DÉCRYPTAGE. Devoir de vigilance aux niveaux européen et français : le point sur les dernières évolutions
Publié le 28/03/2024 à 12:02

Après un véritable parcours du combattant pour la fameuse « CS3D », un texte de compromis a finalement été approuvé, le 15 mars, et n'attend désormais plus que le vote du Parlement européen. Aurélie Vucher-Bondet, avocate associée au cabinet Cornet Vincent Ségurel, décrypte les enjeux de cette directive sur le devoir de vigilance en matière de durabilité, et revient sur les multiples ajournements l'ayant frappée.

En décembre 2023, les trois institutions européennes (Commission, Conseil et Parlement) avaient validé leur position commune sur le projet de directive sur le devoir de vigilance des entreprises en matière de durabilité, également appelée CS3D pour Corporate sustainability Due Diligence Directive.

Après plusieurs reports du vote sur la version définitive du texte et la crainte que le projet de directive soit définitivement enterré, le Comité des Représentants Permanents ou « Coreper », organisme qui prépare les travaux du Conseil de l’Union Européenne, a finalement donné son aval le 15 mars dernier à un compromis comportant des ajustements importants.

Pour quelles raisons le vote sur la directive CS3D a-t-il été reporté ?

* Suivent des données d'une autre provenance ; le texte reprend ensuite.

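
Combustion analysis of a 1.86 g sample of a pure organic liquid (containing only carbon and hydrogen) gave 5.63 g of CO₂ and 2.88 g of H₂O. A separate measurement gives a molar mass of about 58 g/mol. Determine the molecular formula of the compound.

mol C = 5.63 g CO₂ ÷ 44.009 g/mol = 0.1279 mol
mol H = 2 × 2.88 g H₂O ÷ 18.015 g/mol = 0.3197 mol
Divide by the smallest (0.1279 mol): C 1.000, H 2.499
Multiplying each by 2 gives whole numbers: C 2.00, H 5.00
Empirical formula: C2H5
Empirical-formula mass = 29.06 g/mol; 58 ÷ 29.06 ≈ 2, so the molecular formula is C4H10.

C4H10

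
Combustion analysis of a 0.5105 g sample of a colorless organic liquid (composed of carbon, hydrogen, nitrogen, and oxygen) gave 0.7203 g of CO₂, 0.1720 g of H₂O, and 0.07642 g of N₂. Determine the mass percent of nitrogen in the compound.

14.97%

mol C = 0.7203 g CO₂ ÷ 44.009 g/mol = 0.016367 mol
mol H = 2 × 0.1720 g H₂O ÷ 18.015 g/mol = 0.019095 mol
mol N = 2 × 0.07642 g N₂ ÷ 28.014 g/mol = 0.0054558 mol
mass O = 0.5105 − (0.19659 + 0.019248 + 0.076420) = 0.21825 g → mol O = 0.21825 ÷ 15.999 = 0.013641 mol
mass % N = 0.076420 g ÷ 0.5105 g × 100%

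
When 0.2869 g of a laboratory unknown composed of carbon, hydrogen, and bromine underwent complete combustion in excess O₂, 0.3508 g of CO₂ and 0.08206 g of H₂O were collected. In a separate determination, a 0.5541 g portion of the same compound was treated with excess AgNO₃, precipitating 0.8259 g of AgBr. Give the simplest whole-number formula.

mol C = 0.3508 g CO₂ ÷ 44.009 g/mol = 0.0079711 mol
mol H = 2 × 0.08206 g H₂O ÷ 18.015 g/mol = 0.0091102 mol
From the AgBr data: mol Br per gram of compound = (0.8259 ÷ 187.772) ÷ 0.5541 = 0.0079380 mol/g, so in the 0.2869 g combustion sample mol Br = 0.0022774 mol
Divide by the smallest (0.0022774 mol): C 3.500, H 4.000, Br 1.000
Multiplying each by 2 gives whole numbers: C 7.00, H 8.00, Br 2.00

C7H8Br2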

Pour qu’une directive soit adoptée, celle-ci doit obtenir le soutien d’une majorité qualifiée, constituée de 55 % des Etats membres représentant au moins 65 % de la population européenne. Depuis l’impulsion de la France avec l’adoption de la loi n°2017-399 relative au devoir de vigilance concernant les entreprises de plus de 5 000 employés en France ou plus de 10 000 en France et dans le monde, d’autres Etats membres ont également adopté des lois en ce sens avant même l’adoption de la directive européenne. Une loi de diligence (LkSG) est entrée en vigueur début 2023 en Allemagne et s’appliquait aux entreprises de 3 000 employés avant que son seuil d’application ne soit abaissé à 1 000 employés.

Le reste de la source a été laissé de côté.